# Bayesian statistics intro

## Bayesian Motivation

We start with **Bayes’ theorem** for parameters \(\theta\) and data \(D\):

$$
p(\theta \mid D) = \frac{p(D \mid \theta)\,p(\theta)}{p(D)}
$$

- \(p(\theta)\) is the **prior**.  
- \(p(D \mid \theta)\) is the **likelihood**.  
- \(p(\theta \mid D)\) is the **posterior**.  

The normalizing constant

$$
p(D) = \int p(D \mid \theta)\,p(\theta)\,d\theta
$$

is often intractable, but we don’t need it for many sampling methods.

---

## Likelihood

$$
\mathcal{L}(\theta) = p(D \mid \theta)
$$

For independent data points \(d_i\):

$$
\mathcal{L}(\theta)
= \prod_{i=1}^N p(d_i \mid \theta)
\quad\Longrightarrow\quad
\ln \mathcal{L}(\theta)
= \sum_{i=1}^N \ln p(d_i \mid \theta).
$$

---

## Why Use the Log–Likelihood?

1. **Products → Sums**  
   Summing log-terms is more stable than multiplying small probabilities.

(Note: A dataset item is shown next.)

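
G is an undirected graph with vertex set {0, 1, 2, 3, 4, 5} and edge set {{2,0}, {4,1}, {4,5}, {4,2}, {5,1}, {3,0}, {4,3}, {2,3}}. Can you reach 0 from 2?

Yes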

2. **Numerical Stability**  
   \(\ln \mathcal{L}\) avoids underflow with large datasets.

3. **Easy Derivatives**  
   Gradients of sums of logs are straightforward for optimization or MCMC.

---

## Putting It All Together

We sample from the unnormalized log-posterior:

$$
\ln p(\theta \mid D)
= \ln \mathcal{L}(\theta) + \ln p(\theta) + \text{constant}.
$$

MCMC methods draw samples by evaluating \(\ln \mathcal{L}(\theta)\) and \(\ln p(\theta)\) many times, exploring regions where that sum is largest.